The USD/CAD pair broke out to the upside yet again during the session on Friday, and broke above the 1.37 level. I don’t necessarily think that the 1.37 level is significant in and of itself, but it does show just how much bullish pressure there is in this marketplace. I now believe that the 1.35 level will essentially be the “floor” in this uptrend, and it’s probably only a matter of time before we see this market try to reach the 1.40 level. At this point in time, the Bank of Canada has a lot of issues to deal with, and they most certainly will not be raising interest rates while the Federal Reserve is expected to this week.

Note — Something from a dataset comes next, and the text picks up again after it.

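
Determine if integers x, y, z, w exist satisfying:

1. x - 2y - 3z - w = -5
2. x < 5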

Obviously, the statement will have a massive effect on what happens with the US dollar, and that will be the same over here in the USD/CAD pair. However, the in meantime I don’t see any reason why the US dollar would fall, especially against the Canadian dollar as it is a proxy for crude oil.
Crude Oil
At this point in time, the biggest drag on the Canadian dollar is going to be crude oil itself. We are in a situation where there is an excess of 2 million unused barrels of oil being shipped into the marketplace every day. This of course is very bearish for pricing, and should continue to keep the crude oil markets going lower, which by extension will absolutely decimate the Canadian dollar.
It’s not a total despair though, because quite frankly we are still at historically low levels. This is a market that has a long way to go to the upside in my opinion, and therefore I think every time this market dips, you have to be thinking about buying as there is more than enough pressure to the upside and more than enough external pressure on the Canadian dollar to continue to see much higher levels.